Champagne is an interesting example but to a large extent not very representative.
To start with, there is no land to buy for new entrants. The only way to become a winegrower in Champagne is to buy existing vineyards. The appellation is virtually fully planted.
I totally understand your reasoning regarding luxury products (that Champagne certainly is). Alas, from a “wine lovers” perspective that is a case when he is mainly “cheated” of his money. A “wine lover”, in my view, is primarily interested in getting as much “wine quality” for as little money as possible.
In most cases, if you buy champagne (or top level Bordeaux, super Tuscans, super premium Californians, etc etc) then you pay too much in relation to the quality of the wine. You are paying a premium for the image, for the aura, for the feeling of luxury it may give, over and above what the quality of the wine itself actually merits. Those who buy it are buying partially because it is expensive and famous, not because of its quality. Just like you say. Just like a Ferrari. You by it for what it “represents”, as you say. Not so much for the quality of the wine.

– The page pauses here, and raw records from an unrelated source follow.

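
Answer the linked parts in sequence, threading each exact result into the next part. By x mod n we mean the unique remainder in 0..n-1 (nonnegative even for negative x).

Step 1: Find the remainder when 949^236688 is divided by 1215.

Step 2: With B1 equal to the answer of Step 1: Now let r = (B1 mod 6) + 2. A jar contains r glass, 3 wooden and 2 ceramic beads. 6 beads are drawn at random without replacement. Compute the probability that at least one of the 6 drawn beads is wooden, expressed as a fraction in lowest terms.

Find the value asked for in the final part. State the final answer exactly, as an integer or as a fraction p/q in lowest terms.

31/33

Step 1: squarings mod 1215: 949^1=949, 949^2=286, 949^4=391, 949^8=1006, 949^16=1156, 949^32=1051, 949^64=166, 949^128=826, 949^256=661, 949^512=736, 949^1024=1021, 949^2048=1186, 949^4096=841, 949^8192=151, 949^16384=931, 949^32768=466, 949^65536=886, 949^131072=106; 949^236688 = 949^16 * 949^128 * 949^1024 * 949^2048 * 949^4096 * 949^32768 * 949^65536 * 949^131072 = 46 (mod 1215); answer 46
Step 2: B1 = 46; r = 6; total draws C(11,6) = 462; complement C(8,6) = 28; favorable 462 - 28 = 434; P = 31/33; answer 31/33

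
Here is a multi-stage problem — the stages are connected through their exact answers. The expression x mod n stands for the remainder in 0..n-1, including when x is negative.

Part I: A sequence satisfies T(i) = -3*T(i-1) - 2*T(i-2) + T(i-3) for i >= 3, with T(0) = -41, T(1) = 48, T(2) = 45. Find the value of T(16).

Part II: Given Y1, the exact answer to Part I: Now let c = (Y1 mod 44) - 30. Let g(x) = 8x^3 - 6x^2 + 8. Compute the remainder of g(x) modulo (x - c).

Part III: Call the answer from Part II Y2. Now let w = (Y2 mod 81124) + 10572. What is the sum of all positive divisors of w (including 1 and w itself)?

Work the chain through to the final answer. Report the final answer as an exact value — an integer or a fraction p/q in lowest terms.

66120

Part I: T(3) = -3*(45) - 2*(48) + 1*(-41) = -272; iterating: T(3)=-272, T(4)=774, T(5)=-1733, T(6)=3379, T(7)=-5897, T(8)=9200, T(9)=-12427, T(10)=12984, T(11)=-4898, T(12)=-23701, T(13)=93883, T(14)=-239145, T(15)=505968, T(16)=-945731; answer -945731
Part II: Y1 = -945731; c = -25; remainder = value at the root: 8*(-25)^3 - 6*(-25)^2 + 8 = (-125000) + (-3750) + (8) = -128742; answer -128742
Part III: Y2 = -128742; w = 44078; 44078 = 2 * 22039; sigma = (1 + 2) * (1 + 22039) = 3 * 22040 = 66120; answer 66120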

I have nothing against such wines (or other products); the producers and marketeers are very skilful. But it is not something that is particularly interesting for the wine loving “amateur de vin”.
More importantly, and here’s really the important part, it is definitely not something that the government or the EU should protect and encourage with market restricting measures and indirect subsidies (that planting rights is a version of). So if that is your argument for keeping planting rights then I think you are wrong.
(As an aside, it is exactly this argument that Catherine Vautrin used (see the video linked above): how terrible it would be for the land owners in Champagne that might see their land prices drop from 1 million euro per hectare to something much less if planting rights are abolished. I don’t agree with that argument of course.)